What is the scene today in global development in projects? What is India’s role in global work?
The Western and the European economies are down. In the Middle East, Africa, Central Asian and other Asian countries, there are developmental projects. Many of these countries are developmentally in their nascent stage. The capabilities of Indian engineers has been recognised and accepted and they are playing a role in the projects in all these countries. Thus, the work there is enormous and will go on for decades. The Government of India is also providing funds to many countries in Africa, the SAARC region and others for their development.

Added to this is the fact that India is globally seen as a country with sustained growth. This is leading large global players, who do not as yet have a presence, to consider establishing their manufacturing base in India.

What shortcomings does India have, if you think there are any, in project selection, design and implementation?
The need and conceptualisation and the subsequent selection of a project are involved processes.
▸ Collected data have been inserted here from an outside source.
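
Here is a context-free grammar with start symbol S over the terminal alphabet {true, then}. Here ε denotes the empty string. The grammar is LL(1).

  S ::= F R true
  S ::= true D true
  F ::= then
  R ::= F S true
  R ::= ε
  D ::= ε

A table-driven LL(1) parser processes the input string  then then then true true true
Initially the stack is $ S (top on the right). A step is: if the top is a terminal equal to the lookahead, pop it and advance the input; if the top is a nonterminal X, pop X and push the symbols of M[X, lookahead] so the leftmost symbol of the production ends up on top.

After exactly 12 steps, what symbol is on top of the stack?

true

step 1: stack=$ S  input=then then then true true true $  — expand S ::= F R true
step 2: stack=$ true R F  input=then then then true true true $  — expand F ::= then
step 3: stack=$ true R then  input=then then then true true true $  — match then
step 4: stack=$ true R  input=then then true true true $  — expand R ::= F S true
step 5: stack=$ true true S F  input=then then true true true $  — expand F ::= then
step 6: stack=$ true true S then  input=then then true true true $  — match then
step 7: stack=$ true true S  input=then true true true $  — expand S ::= F R true
step 8: stack=$ true true true R F  input=then true true true $  — expand F ::= then
step 9: stack=$ true true true R then  input=then true true true $  — match then
step 10: stack=$ true true true R  input=true true true $  — expand R ::= ε
step 11: stack=$ true true true  input=true true true $  — match true
step 12: stack=$ true true  input=true true $  — match true
Stack after step 12: $ true (top = true).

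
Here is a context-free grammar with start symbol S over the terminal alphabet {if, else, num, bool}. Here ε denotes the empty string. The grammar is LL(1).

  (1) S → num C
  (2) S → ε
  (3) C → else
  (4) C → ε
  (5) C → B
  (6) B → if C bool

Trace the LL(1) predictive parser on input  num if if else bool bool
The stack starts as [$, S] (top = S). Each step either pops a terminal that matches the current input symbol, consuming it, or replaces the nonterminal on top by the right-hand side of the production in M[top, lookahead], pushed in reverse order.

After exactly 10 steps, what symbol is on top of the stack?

bool

step 1: stack=$ S  input=num if if else bool bool $  — expand S → num C
step 2: stack=$ C num  input=num if if else bool bool $  — match num
step 3: stack=$ C  input=if if else bool bool $  — expand C → B
step 4: stack=$ B  input=if if else bool bool $  — expand B → if C bool
step 5: stack=$ bool C if  input=if if else bool bool $  — match if
step 6: stack=$ bool C  input=if else bool bool $  — expand C → B
step 7: stack=$ bool B  input=if else bool bool $  — expand B → if C bool
step 8: stack=$ bool bool C if  input=if else bool bool $  — match if
step 9: stack=$ bool bool C  input=else bool bool $  — expand C → else
step 10: stack=$ bool bool else  input=else bool bool $  — match else
Stack after step 10: $ bool bool (top = bool).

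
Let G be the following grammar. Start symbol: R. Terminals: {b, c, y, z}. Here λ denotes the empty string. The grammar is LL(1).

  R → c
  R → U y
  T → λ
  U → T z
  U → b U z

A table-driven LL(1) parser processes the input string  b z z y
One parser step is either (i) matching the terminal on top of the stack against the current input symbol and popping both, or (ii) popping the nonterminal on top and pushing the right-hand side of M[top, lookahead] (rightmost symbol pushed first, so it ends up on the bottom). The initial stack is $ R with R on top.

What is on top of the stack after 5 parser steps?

     Stack      Input      Action
  1  $ R        b z z y $  expand R → U y
  2  $ y U      b z z y $  expand U → b U z
  3  $ y z U b  b z z y $  match b
  4  $ y z U    z z y $    expand U → T z
  5  $ y z z T  z z y $    expand T → λ
Stack after step 5: $ y z z (top = z).

z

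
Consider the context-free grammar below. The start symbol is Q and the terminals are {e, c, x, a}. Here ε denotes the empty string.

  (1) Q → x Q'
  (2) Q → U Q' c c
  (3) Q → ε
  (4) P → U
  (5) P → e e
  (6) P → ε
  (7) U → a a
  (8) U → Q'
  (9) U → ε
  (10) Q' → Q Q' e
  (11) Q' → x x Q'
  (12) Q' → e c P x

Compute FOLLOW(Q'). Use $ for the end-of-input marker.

{$, a, c, e, x}

FIRST(Q) = {ε, a, e, x}  (via U Q' c c)
FIRST(Q') = {a, e, x}  (via Q Q' e)
FIRST(U) = {ε, a, e, x}  (via Q')
FIRST(P) = {ε, a, e, x}  (via U)
FOLLOW(Q) includes $ since Q is the start symbol.
FOLLOW(Q): in Q'→Q Q' e, Q is followed by Q' e with FIRST {a, e, x}. Thus FOLLOW(Q) = {$, a, e, x}.
FOLLOW(P): in Q'→e c P x, P is followed by x with FIRST {x}. Thus FOLLOW(P) = {x}.
FOLLOW(U): in Q→U Q' c c, U is followed by Q' c c with FIRST {a, e, x}; in P→U, the suffix after U is empty, so FOLLOW(U) ⊇ FOLLOW(P) = {x}. Thus FOLLOW(U) = {a, e, x}.
FOLLOW(Q'): in Q→x Q', the suffix after Q' is empty, so FOLLOW(Q') ⊇ FOLLOW(Q) = {$, a, e, x}; in Q→U Q' c c, Q' is followed by c c with FIRST {c}; in U→Q', the suffix after Q' is empty, so FOLLOW(Q') ⊇ FOLLOW(U) = {a, e, x}; in Q'→Q Q' e, Q' is followed by e with FIRST {e}; in Q'→x x Q', the suffix after Q' is empty (adds nothing new). Thus FOLLOW(Q') = {$, a, c, e, x}.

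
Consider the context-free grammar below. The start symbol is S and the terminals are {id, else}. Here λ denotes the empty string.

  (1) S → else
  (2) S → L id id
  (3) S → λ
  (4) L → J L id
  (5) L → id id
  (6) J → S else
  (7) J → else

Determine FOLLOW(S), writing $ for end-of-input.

{$, else}

FIRST(S): from S→else we get {else}; from S→L id id we get {else, id}; from S→λ we get {λ}. So FIRST(S) = {λ, else, id}.
FIRST(J): from J→S else we get {else, id}; from J→else we get {else}. So FIRST(J) = {else, id}.
FIRST(L): from L→J L id we get {else, id}; from L→id id we get {id}. So FIRST(L) = {else, id}.
FOLLOW(S) includes $ since S is the start symbol.
FOLLOW(S): in J→S else, S is followed by else with FIRST {else}. Thus FOLLOW(S) = {$, else}.
FOLLOW(L): in S→L id id, L is followed by id id with FIRST {id}; in L→J L id, L is followed by id with FIRST {id}. Thus FOLLOW(L) = {id}.
FOLLOW(J): in L→J L id, J is followed by L id with FIRST {else, id}. Thus FOLLOW(J) = {else, id}.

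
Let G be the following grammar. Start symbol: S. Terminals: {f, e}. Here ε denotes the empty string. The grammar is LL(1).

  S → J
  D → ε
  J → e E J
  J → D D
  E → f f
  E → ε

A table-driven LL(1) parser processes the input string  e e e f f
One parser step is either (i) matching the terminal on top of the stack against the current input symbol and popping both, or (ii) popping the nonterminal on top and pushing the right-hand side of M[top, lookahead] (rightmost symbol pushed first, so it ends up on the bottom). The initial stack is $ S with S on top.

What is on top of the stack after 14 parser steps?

D

      Stack    Input        Action
   1  $ S      e e e f f $  expand S → J
   2  $ J      e e e f f $  expand J → e E J
   3  $ J E e  e e e f f $  match e
   4  $ J E    e e f f $    expand E → ε
   5  $ J      e e f f $    expand J → e E J
   6  $ J E e  e e f f $    match e
   7  $ J E    e f f $      expand E → ε
   8  $ J      e f f $      expand J → e E J
   9  $ J E e  e f f $      match e
  10  $ J E    f f $        expand E → f f
  11  $ J f f  f f $        match f
  12  $ J f    f $          match f
  13  $ J      $            expand J → D D
  14  $ D D    $            expand D → ε
Stack after step 14: $ D (top = D).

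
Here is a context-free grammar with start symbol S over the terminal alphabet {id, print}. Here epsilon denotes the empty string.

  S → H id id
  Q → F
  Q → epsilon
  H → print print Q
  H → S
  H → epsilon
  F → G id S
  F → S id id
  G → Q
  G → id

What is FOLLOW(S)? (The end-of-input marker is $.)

FIRST(S) = {id, print}  (via H id id)
FIRST(H) = {epsilon, id, print}  (via S)
FIRST(Q) = {epsilon, id, print}  (via F)
FIRST(G) = {epsilon, id, print}  (via Q)
FIRST(F) = {id, print}  (via G id S, S id id)
FOLLOW(S) includes $ since S is the start symbol.
FOLLOW(H): in S→H id id, H is followed by id id with FIRST {id}. Thus FOLLOW(H) = {id}.
FOLLOW(G): in F→G id S, G is followed by id S with FIRST {id}. Thus FOLLOW(G) = {id}.
FOLLOW(Q): in H→print print Q, the suffix after Q is empty, so FOLLOW(Q) ⊇ FOLLOW(H) = {id}; in G→Q, the suffix after Q is empty, so FOLLOW(Q) ⊇ FOLLOW(G) = {id}. Thus FOLLOW(Q) = {id}.
FOLLOW(F): in Q→F, the suffix after F is empty, so FOLLOW(F) ⊇ FOLLOW(Q) = {id}. Thus FOLLOW(F) = {id}.
FOLLOW(S): in H→S, the suffix after S is empty, so FOLLOW(S) ⊇ FOLLOW(H) = {id}; in F→G id S, the suffix after S is empty, so FOLLOW(S) ⊇ FOLLOW(F) = {id}; in F→S id id, S is followed by id id with FIRST {id}. Thus FOLLOW(S) = {$, id}.

{$, id}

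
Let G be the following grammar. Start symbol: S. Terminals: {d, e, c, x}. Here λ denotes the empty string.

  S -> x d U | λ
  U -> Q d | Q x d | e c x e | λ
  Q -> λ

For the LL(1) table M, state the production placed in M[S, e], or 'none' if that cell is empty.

none

FIRST(S): from S->x d U we get {x}; from S->λ we get {λ}. So FIRST(S) = {λ, x}.
FIRST(Q): from Q->λ we get {λ}. So FIRST(Q) = {λ}.
FIRST(U): from U->Q d we get {d}; from U->Q x d we get {x}; from U->e c x e we get {e}; from U->λ we get {λ}. So FIRST(U) = {λ, d, e, x}.
FOLLOW(S) includes $ since S is the start symbol.
FOLLOW(S): S appears on no right-hand side. Thus FOLLOW(S) = {$}.
For S -> x d U: FIRST(x d U) = {x}, so it goes in M[S, t] for t ∈ {x}.
For S -> λ: FIRST(λ) = {λ}, so it goes in M[S, t] for t ∈ {}; since λ ∈ FIRST, also for every t ∈ FOLLOW(S) = {$}.
None of these place a production in M[S, e].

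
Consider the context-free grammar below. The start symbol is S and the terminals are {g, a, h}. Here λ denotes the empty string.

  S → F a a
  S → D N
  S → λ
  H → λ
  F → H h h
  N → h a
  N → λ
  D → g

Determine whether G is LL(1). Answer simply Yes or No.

Yes

FIRST(S) = {λ, g, h}
FIRST(H) = {λ}
FIRST(F) = {h}
FIRST(N) = {λ, h}
FIRST(D) = {g}
FOLLOW(S) = {$}
FOLLOW(H) = {h}
FOLLOW(F) = {a}
FOLLOW(N) = {$}
FOLLOW(D) = {$, h}
Each cell of M receives at most one production.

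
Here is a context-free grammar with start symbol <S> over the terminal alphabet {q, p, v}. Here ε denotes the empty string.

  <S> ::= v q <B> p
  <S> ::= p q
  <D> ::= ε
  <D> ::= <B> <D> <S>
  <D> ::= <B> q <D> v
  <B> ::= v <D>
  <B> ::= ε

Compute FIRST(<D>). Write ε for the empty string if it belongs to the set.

{ε, p, q, v}

FIRST(<S>) = {p, v}
FIRST(<B>) = {ε, v}
FIRST(<D>) = {ε, p, q, v}  (via <B> <D> <S>, <B> q <D> v)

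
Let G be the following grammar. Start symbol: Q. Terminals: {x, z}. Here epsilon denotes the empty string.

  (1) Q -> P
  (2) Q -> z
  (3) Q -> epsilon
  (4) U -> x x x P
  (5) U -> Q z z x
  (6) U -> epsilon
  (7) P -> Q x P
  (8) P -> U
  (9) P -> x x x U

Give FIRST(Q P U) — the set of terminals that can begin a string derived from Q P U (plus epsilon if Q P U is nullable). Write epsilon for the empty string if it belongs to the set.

FIRST(Q) = {epsilon, x, z}  (via P)
FIRST(U) = {epsilon, x, z}  (via Q z z x)
FIRST(P) = {epsilon, x, z}  (via Q x P, U)
FIRST(Q P U): take FIRST of each symbol in turn, carrying on past any symbol whose FIRST contains epsilon; result {epsilon, x, z}.

{epsilon, x, z}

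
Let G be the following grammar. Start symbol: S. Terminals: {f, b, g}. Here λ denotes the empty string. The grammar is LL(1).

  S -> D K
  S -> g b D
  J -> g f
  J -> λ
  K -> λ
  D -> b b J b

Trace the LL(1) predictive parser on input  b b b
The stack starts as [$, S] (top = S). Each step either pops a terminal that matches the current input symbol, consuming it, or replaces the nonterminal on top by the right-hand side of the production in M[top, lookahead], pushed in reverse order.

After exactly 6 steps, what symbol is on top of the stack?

K

step 1: stack=$ S  input=b b b $  — expand S -> D K
step 2: stack=$ K D  input=b b b $  — expand D -> b b J b
step 3: stack=$ K b J b b  input=b b b $  — match b
step 4: stack=$ K b J b  input=b b $  — match b
step 5: stack=$ K b J  input=b $  — expand J -> λ
step 6: stack=$ K b  input=b $  — match b
Stack after step 6: $ K (top = K).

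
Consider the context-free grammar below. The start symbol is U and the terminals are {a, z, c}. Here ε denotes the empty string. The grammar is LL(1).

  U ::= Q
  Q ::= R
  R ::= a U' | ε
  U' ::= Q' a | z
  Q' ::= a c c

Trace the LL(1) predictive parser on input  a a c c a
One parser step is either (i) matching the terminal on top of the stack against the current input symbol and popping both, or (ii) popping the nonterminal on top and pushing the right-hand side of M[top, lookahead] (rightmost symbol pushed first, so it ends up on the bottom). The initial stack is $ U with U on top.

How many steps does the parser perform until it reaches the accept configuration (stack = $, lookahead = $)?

step 1: stack=$ U  input=a a c c a $  — expand U ::= Q
step 2: stack=$ Q  input=a a c c a $  — expand Q ::= R
step 3: stack=$ R  input=a a c c a $  — expand R ::= a U'
step 4: stack=$ U' a  input=a a c c a $  — match a
step 5: stack=$ U'  input=a c c a $  — expand U' ::= Q' a
step 6: stack=$ a Q'  input=a c c a $  — expand Q' ::= a c c
step 7: stack=$ a c c a  input=a c c a $  — match a
step 8: stack=$ a c c  input=c c a $  — match c
step 9: stack=$ a c  input=c a $  — match c
step 10: stack=$ a  input=a $  — match a
Accept reached after 10 steps.

10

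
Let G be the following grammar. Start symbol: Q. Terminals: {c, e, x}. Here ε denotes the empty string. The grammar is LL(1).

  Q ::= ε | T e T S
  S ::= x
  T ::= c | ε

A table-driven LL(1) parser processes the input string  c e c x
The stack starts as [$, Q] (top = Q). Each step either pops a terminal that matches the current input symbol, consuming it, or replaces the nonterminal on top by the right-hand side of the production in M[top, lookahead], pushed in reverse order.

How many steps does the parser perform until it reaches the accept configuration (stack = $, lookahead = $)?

8

step 1: stack=$ Q  input=c e c x $  — expand Q ::= T e T S
step 2: stack=$ S T e T  input=c e c x $  — expand T ::= c
step 3: stack=$ S T e c  input=c e c x $  — match c
step 4: stack=$ S T e  input=e c x $  — match e
step 5: stack=$ S T  input=c x $  — expand T ::= c
step 6: stack=$ S c  input=c x $  — match c
step 7: stack=$ S  input=x $  — expand S ::= x
step 8: stack=$ x  input=x $  — match x
Accept reached after 8 steps.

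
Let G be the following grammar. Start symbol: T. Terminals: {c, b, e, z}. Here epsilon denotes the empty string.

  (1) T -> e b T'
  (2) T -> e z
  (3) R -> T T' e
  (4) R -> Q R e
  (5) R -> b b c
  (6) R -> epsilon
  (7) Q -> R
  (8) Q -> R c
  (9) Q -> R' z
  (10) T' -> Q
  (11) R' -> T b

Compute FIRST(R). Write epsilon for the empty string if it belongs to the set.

{epsilon, b, c, e}

FIRST(T) = {e}
FIRST(R') = {e}  (via T b)
FIRST(R) = {epsilon, b, c, e}  (via T T' e, Q R e)
FIRST(Q) = {epsilon, b, c, e}  (via R, R c, R' z)
FIRST(T') = {epsilon, b, c, e}  (via Q)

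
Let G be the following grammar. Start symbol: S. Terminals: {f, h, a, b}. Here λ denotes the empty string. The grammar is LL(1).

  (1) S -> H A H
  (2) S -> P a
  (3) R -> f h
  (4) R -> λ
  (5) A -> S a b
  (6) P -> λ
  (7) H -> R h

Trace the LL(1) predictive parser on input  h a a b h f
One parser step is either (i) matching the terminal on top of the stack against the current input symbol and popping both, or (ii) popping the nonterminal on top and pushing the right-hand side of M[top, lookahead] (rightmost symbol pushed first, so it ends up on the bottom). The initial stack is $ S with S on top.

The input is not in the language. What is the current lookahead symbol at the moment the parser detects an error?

      Stack        Input          Action
   1  $ S          h a a b h f $  expand S -> H A H
   2  $ H A H      h a a b h f $  expand H -> R h
   3  $ H A h R    h a a b h f $  expand R -> λ
   4  $ H A h      h a a b h f $  match h
   5  $ H A        a a b h f $    expand A -> S a b
   6  $ H b a S    a a b h f $    expand S -> P a
   7  $ H b a a P  a a b h f $    expand P -> λ
   8  $ H b a a    a a b h f $    match a
   9  $ H b a      a b h f $      match a
  10  $ H b        b h f $        match b
  11  $ H          h f $          expand H -> R h
  12  $ h R        h f $          expand R -> λ
  13  $ h          h f $          match h
  14  $            f $            error: stack empty but input remains

f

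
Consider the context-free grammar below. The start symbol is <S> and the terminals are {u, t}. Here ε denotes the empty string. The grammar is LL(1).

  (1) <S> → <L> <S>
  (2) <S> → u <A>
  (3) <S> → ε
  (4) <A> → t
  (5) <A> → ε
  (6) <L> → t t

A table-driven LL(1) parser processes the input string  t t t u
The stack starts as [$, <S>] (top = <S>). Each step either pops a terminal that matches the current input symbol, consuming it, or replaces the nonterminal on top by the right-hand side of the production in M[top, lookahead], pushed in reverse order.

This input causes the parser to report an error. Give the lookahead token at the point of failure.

step 1: stack=$ <S>  input=t t t u $  — expand <S> → <L> <S>
step 2: stack=$ <S> <L>  input=t t t u $  — expand <L> → t t
step 3: stack=$ <S> t t  input=t t t u $  — match t
step 4: stack=$ <S> t  input=t t u $  — match t
step 5: stack=$ <S>  input=t u $  — expand <S> → <L> <S>
step 6: stack=$ <S> <L>  input=t u $  — expand <L> → t t
step 7: stack=$ <S> t t  input=t u $  — match t
step 8: stack=$ <S> t  input=u $  — error: top is terminal t but lookahead is u

u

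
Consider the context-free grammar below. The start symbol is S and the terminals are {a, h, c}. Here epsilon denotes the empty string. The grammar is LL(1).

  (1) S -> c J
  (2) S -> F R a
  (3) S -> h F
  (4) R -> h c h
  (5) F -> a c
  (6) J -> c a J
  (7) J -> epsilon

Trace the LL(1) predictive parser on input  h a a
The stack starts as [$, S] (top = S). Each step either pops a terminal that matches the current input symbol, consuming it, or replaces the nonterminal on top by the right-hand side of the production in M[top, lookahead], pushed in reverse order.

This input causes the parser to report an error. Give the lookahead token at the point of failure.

step 1: stack=$ S  input=h a a $  — expand S -> h F
step 2: stack=$ F h  input=h a a $  — match h
step 3: stack=$ F  input=a a $  — expand F -> a c
step 4: stack=$ c a  input=a a $  — match a
step 5: stack=$ c  input=a $  — error: top is terminal c but lookahead is a

a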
The project budget must be made to take care of the unknowns. The sanctions should not be so sacrosanct that the risks, when they surface, are left to the consultants, vendors and contractors to address. Mostly, it is reported that the project budgets are pruned to fit in the budget. If that is so, where is the question of quality in the project or *application of state-of-the-art technologies?

Let’s take that a project properly scrutinised receives the go-ahead. The next important step is the selection of consultants. That’s where one needs to be cautious and not go by the lowest bid, just as one does not cringe when one has to get operated. The selection of consultants ought to be on quality-cum-cost basis normally. For highly technical projects, it should be quality based only. Thereafter, the vendors and contractors need to be carefully chosen.

Once there is an intention to set up a project, a proper techno-feasibility study puts a correct perspective and covers reasonable time and cost for implementation.

What is your view on awarding project contracts on L1 basis?
The practice of going by L1 needs to be urgently reviewed. Often the L1 price becomes unworkable during the project. As a consequence, disputes arise, projects stall, cost escalates and the development is affected. Techno-economic criteria should become the basis for all selections. Discoms’ ability to buy power coupled with issues of coal availability and land acquisitions have become the biggest bottlenecks. These need to be resolved.
During execution, proper scheduling of practical timelines, regular review of project exigencies and prompt resolution of all matters are the sine qua non for completing projects on time.